Published February 20, 2013
The price for a gallon of gasoline is up 45 cents in the past four weeks. Gas has now risen 33 days in a row, says AAA.
Rising prices come even as the U.S now produces more than half of the oil it consumes, with last year the largest one-year production jump ever. So why the gas price spike?
It’s not just speculators, nor the summer blend switch, nor even refinery logjams.
A big reason: taxes.
Closely-watched crude inventories in the Gulf Coast declined by 12.5 million barrels in December, 50% above the 31-year average, says the U.S. Energy Information Administration, a unit of the U.S. Department of Energy. That drop helped drive gas prices higher, some oil traders say.
But the EIA points out this curious state tax maneuver: “U.S. crude oil inventories typically decline during December as oil companies try to reduce the tax they must pay on the value of their oil holdings,” says an EIA spokesman.
Specifically, December 31 is the day states like Louisiana and Texas, where huge volumes of crude oil are stored, slap state taxes on crude oil stocks. The lower the inventory, the lower the tax bill for oil companies.

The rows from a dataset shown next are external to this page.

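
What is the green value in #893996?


Color: #893996
R = 89 = 137
G = 39 = 57
B = 96 = 150
Green = 57


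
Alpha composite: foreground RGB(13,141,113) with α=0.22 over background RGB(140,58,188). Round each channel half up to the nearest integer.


C = α×F + (1-α)×B, with 1-α = 0.78
R: 0.22×13 + 0.78×140 = 2.86 + 109.20 = 112.06 → 112
G: 0.22×141 + 0.78×58 = 31.02 + 45.24 = 76.26 → 76
B: 0.22×113 + 0.78×188 = 24.86 + 146.64 = 171.50 → 172
= RGB(112, 76, 172)


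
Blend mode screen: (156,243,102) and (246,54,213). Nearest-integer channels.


Screen: C = 255 - (255-A)×(255-B)/255, rounded to nearest integer
R: 255 - (255-156)×(255-246)/255 = 255 - 891/255 ≈ 255 - 3.494 = 251.506 → 252
G: 255 - (255-243)×(255-54)/255 = 255 - 2412/255 ≈ 255 - 9.459 = 245.541 → 246
B: 255 - (255-102)×(255-213)/255 = 255 - 6426/255 ≈ 255 - 25.200 = 229.800 → 230
= RGB(252, 246, 230)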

“These taxes,” the EIA says, “create an incentive to draw down crude stocks in the region at the end of the year in order to reduce the tax bill. If oil prices have risen during the year, this accounting practice gives companies stronger incentive to reduce inventory because doing so will further limit their tax exposure,” the EIA says.
The EIA’s preliminary data for December 2012 show a drop of more than 12.5 million barrels in the Gulf Coast region, “to approximately 165 million barrels,” the EIA says. “The reason for this sharp decline: December 31 is the typical assessment date for taxes on crude oil stocks that are collected by many states/counties/municipalities.”
So, “to decrease crude inventories,” the EIA adds, “companies can do a combination of the following: delay or decrease imports, increase runs at refineries, move crude oil out of the taxable region, or sell crude oil to other market participants.”
The EIA adds: “Although large crude oil draws can be an indication of demand outpacing supply, the December phenomenon typically does not reflect tightening of the oil market, but rather how companies in the region are taxed on crude stocks.” It says it believes the markets take this tax move into account.
Since January 1981, when the EIA began publishing regional crude stocks data, “Gulf Coast crude inventories dropped by more than 10 million barrels within a single month 24 times,” the EIA says. “Ten of these instances were in December; no other month accounts for more than three occurrences.”
But those tax moves can only work for so long. States are pushing to raise gas taxes more than ever, to fill balance sheet holes blown open by things like government benefits.
Differences in state taxes help cause huge swings in gas prices, ranging from a low of $3.19 a gallon in Wyoming and Montana, to $4.17 in California and $4.28 in Hawaii, says AAA. New York taxes are about 49 cents, the highest in the nation, but the price per gallon is on average $3.99, AAA says.
Transportation funding is a big issue for many statehouses this year. Fourteen states have not hiked their gas taxes in 20 years, while eight states and the District of Columbia have done so since 2008, says the National Conference of State Legislatures.
State officials across the country, from New Hampshire to Wyoming to Washington, now clamor to raise gas taxes. Virginia Republican Gov. Bob McDonnell's is going in the opposite direction -- he wants to repeal the gas tax and instead raise sales taxes. Maryland Democrat Governor Martin O’Malley seeks the same plan, too.
But a big business lobby group supports raising federal gas taxes to pay for the nation’s highways and bridges, as well as similar infrastructure.
The gas tax and other similar revenues pay for the federal Highway Trust Fund, which now sits around an historic low of about $36 billion, with fears this fund could go bust and need a federal bailout.
"The Chamber (of Commerce) supports reasonable increases in gas taxes that are phased in and indexed to inflation," Thomas Donohue, Chamber president, recently told the House of Representatives Committee on Transportation. "From a business standpoint, if you need something that's going to provide a good return, you have to go out and invest in it and buy it," meaning, highways and bridges, Donohue said.